3/30/2014

Old vs. New


As I said in my first post, new media is quickly rising from the ashes of the old. Yet perhaps this trend won’t signify the death of old media in a blaze of glory, but an opportunity for its revival by the new media allegedly setting the flames. In a NYT article entitled “Publisher Rethinks the Daily: It’s Free and Printed and Has Blogs All Over”, Claire Cain Miller writes about The Printed Blog, a Chicago startup that is attempting to revitalize newspapers by printing blogs on paper in a similar format (http://www.nytimes.com/2009/01/22/technology/start-ups/22blogpaper.html).

Lev Manovich describes five interesting though abstract criteria that may help distinguish between old and new media. They are as follows:

1.     Numerical Representation: Digital code represents the fundamental building blocks of new media. Whether it is created on a computer or processed from a real-life analog source, new media at its most basic level can be described mathematically and as function of algorithms allowing digital manipulation.
2.     Modularity: In essence, the sum is greater than the whole of its parts. Pixels, polygons, and characters are combined digitally to create something of meaning to the viewer. This allows new media to be manipulated on an unprecedentedly minute level.
3.     Automation: New media may be more easily and conveniently generated thanks to the ability of computers to use algorithms programmed by the media’s creator.
4.     Variability: New media may exist in a virtually infinite number of forms, easily tweaked digitally to serve the creator’s purpose.
5.     Transcoding: While new media is displayed in terms that humans can understand (images, text, etc), there is an underlying file structure that only makes sense to the computer reading it, creating an extra layer of complexity.

3/23/2014

Describe New Media


Look at the last 5 people you’ve sent text messages to. Unless one of those contacts is a grandparent or a North Korean immigrant, there’s a good chance they can give you an intuitive answer as to what “New Media” is. Even without a dictionary, they will probably cite websites, CDs, computer games, or iTunes as examples. That is, they have a “gut feeling” about what new media means. Yet the distinction between old and new media may be blurrier than your North Korean friend might have imagined. In Business Week’s 2007 article entitled “Turner’s Secret Web Weapon”, the writer describes how TV executive David Levy is attempting to marry the two realms by having TV content (old media) interact with accompanying digital content (new media) that viewers can access on their laptops (http://www.businessweek.com/stories/2007-12-19/turners-secret-web-weapon). Maybe old media isn’t done after all.

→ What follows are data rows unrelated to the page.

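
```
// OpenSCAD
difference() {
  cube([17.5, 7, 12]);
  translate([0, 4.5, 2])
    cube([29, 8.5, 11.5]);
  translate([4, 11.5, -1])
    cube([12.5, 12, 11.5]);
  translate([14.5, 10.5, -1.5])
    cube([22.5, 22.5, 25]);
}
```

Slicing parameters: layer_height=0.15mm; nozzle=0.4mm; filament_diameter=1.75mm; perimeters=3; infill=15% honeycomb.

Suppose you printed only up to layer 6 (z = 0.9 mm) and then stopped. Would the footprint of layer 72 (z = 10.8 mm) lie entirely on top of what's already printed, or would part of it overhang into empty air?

entirely on top

Compare the two slices. At z = 0.9: the cube is present — its section is the full 17.5×7 rectangle (area 122.50 mm²); the cube at (0, 4.5) is not intersected at this z (z outside [2, 13.5]); the 12.5×12 cube at (4, 11.5) contributes its full rectangle (area 150.00 mm²); the cube at (14.5, 10.5) is present — its section is the full 22.5×22.5 rectangle (area 506.25 mm²); Subtracting the remaining from the first: starting from the 17.5×7 cube (122.50 mm²), the 12.5×12 cube at (4, 11.5) misses the remaining region (no effect); the 22.5×22.5 cube at (14.5, 10.5) misses the remaining region (no effect) — area = 122.50 mm². At z = 10.8: the cube is present — its section is the full 17.5×7 rectangle (area 122.50 mm²); the cube at (0, 4.5) (footprint 29×8.5) is included at this height (area 246.50 mm²); the cube at (4, 11.5) is absent (z outside [-1, 10.5]); the 22.5×22.5 cube at (14.5, 10.5) contributes its full rectangle (area 506.25 mm²); Taking the first minus the rest: starting from the 17.5×7 cube (122.50 mm²), the 29×8.5 cube at (0, 4.5) partially overlaps it — only the 43.75 mm² overlap (of its 246.50 mm²) is removed, clipping the outline; the 22.5×22.5 cube at (14.5, 10.5) misses the remaining region (no effect) — area = 78.75 mm². Checking containment: the cross-section at z = 10.8 is a subset of the cross-section at z = 0.9.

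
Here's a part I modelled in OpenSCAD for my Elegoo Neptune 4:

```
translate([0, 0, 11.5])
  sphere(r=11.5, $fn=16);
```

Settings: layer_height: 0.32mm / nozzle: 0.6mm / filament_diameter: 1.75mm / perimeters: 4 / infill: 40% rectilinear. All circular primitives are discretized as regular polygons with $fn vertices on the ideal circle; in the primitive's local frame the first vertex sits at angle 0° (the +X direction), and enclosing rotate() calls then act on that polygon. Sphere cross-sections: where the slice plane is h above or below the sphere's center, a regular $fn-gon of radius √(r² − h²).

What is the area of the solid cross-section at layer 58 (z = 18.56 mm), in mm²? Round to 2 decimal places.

At z = 18.56 mm: the sphere: section is a regular 16-gon, circumradius = √(r²−h²) = √(11.5²−7.06²) = 9.078 (area = (16/2)·9.078²·sin(360°/16) = 252.28 mm²). Overall, the cross-section is a single solid region. Net area = 252.28 mm².

252.28 mm²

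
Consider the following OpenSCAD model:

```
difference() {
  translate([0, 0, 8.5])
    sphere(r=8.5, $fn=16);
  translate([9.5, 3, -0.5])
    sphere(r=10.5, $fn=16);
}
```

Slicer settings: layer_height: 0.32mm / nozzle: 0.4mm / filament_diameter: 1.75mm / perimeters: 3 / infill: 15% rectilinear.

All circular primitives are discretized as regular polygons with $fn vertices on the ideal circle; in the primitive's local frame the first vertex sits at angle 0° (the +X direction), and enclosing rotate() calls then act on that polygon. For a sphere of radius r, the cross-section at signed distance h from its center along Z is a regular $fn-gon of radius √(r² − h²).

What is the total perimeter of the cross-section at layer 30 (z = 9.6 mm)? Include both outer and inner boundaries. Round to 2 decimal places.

53.09 mm

At z = 9.6 mm: the r=8.5 sphere slices to a regular 16-gon of circumradius 8.429 (√(r²−h²) with h=1.1 from center) (perimeter = 2·16·8.429·sin(180°/16) = 52.62 mm); the sphere at (9.5, 3): section is a regular 16-gon, circumradius = √(r²−h²) = √(10.5²−10.1²) = 2.871 (perimeter = 2·16·2.871·sin(180°/16) = 17.92 mm); Subtracting the remaining from the first: starting from the r=8.5 sphere, the r=10.5 sphere at (9.5, 3) partially overlaps it — only the 3.41 mm² overlap (of its 25.23 mm²) is removed, clipping the outline — boundary = 53.09 mm. Overall, the cross-section is a single solid region. Total boundary length (outer) = 53.09 mm.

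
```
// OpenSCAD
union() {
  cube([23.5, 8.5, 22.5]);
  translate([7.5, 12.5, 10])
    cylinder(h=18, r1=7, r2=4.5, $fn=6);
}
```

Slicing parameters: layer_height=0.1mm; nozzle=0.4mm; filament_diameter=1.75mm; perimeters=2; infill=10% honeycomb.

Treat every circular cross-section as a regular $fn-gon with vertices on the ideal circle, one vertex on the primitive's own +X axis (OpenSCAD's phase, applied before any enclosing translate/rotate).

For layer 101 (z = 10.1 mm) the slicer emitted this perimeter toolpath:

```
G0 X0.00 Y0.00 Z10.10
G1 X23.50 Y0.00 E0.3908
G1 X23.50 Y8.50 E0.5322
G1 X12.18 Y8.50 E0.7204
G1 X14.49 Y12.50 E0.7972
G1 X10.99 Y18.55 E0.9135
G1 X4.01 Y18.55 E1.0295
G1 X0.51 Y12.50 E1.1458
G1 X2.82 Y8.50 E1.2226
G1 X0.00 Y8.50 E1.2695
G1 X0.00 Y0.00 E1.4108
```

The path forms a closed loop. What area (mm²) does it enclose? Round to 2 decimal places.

Apply the shoelace formula to the sequence of (X, Y) vertices; enclosed area = 309.83 mm².

309.83 mm²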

In The Language of New Media, Lev Manovich points out how difficult it is to draw a line between what constitutes old and new media. After all, computers are often used to process photos or ads, which are then in turn printed back onto paper. Which domain, old or new, can lay claim to such Frankensteined examples of media? Does the definition of new media rely mainly on society’s gut feeling? Trying to distinguish old from new is often enough to make Kim Jong Un’s head spin.

3/16/2014

What is New Media?


Lev Manovich describes new media as a meta-medium of the digital computer. Similar to newspapers and news broadcasts on the radio or TV, new media is a modality of communication enabled by all things “Internet”. But CNN.com is not your daddy’s newspaper. Facebook feeds are not another channel you tune your radio dials to. As Laura Holsen points out in her NYT article entitled: “Who Needs a TV? I’m Watching on a Laptop,” cord-cutters across the country are finding new ways to access the media content they want. “Old media” is dying out, and as it burns new media is rising from the ashes. At the center of this is the Internet, which allows us to benefit from instant gratification and commercial-free viewing.

But this is not happening without consequence. In The Language of New Media, Lev Manovich fears that historians of the future will reflect back on their contemporary counterparts with a critical eye. While historians have always maintained an awareness of how “older cultural forms” of media shape our society, innovations in the areas of user interface and symbols have been allowed to become societal conventions and thereby become invisible to observers who have grown accustomed to seeing these elements in daily life. As this happens, our ability to understand new media itself becomes limited.

According to the Newspaper Association of America, print journalism advertisement revenue is 42% in 2012 as it was in 2003, while online ad revenue has nearly tripled. (http://stateofthemedia.org/2013/newspapers-stabilizing-but-still-threatened/newspapers-by-the-numbers/). According to Business Insider, approximately 5 million people have cancelled their cable subscriptions from 2010 to the end of 2013 (http://www.businessinsider.com/cord-cutters-and-the-death-of-tv-2013-11).

Even if Manovich can’t quite figure it out, the numbers don’t lie—old media is quickly sailing off into obsolescence. 

3/09/2014

About Me


My name is Alyson Kaufman. I am a fourth-year journalism major planning to graduate at the end of this semester. After graduation, I hope to become a magazine editor in either print or multi-media. I have chosen this course because knowledge of new media is especially pertinent to my field.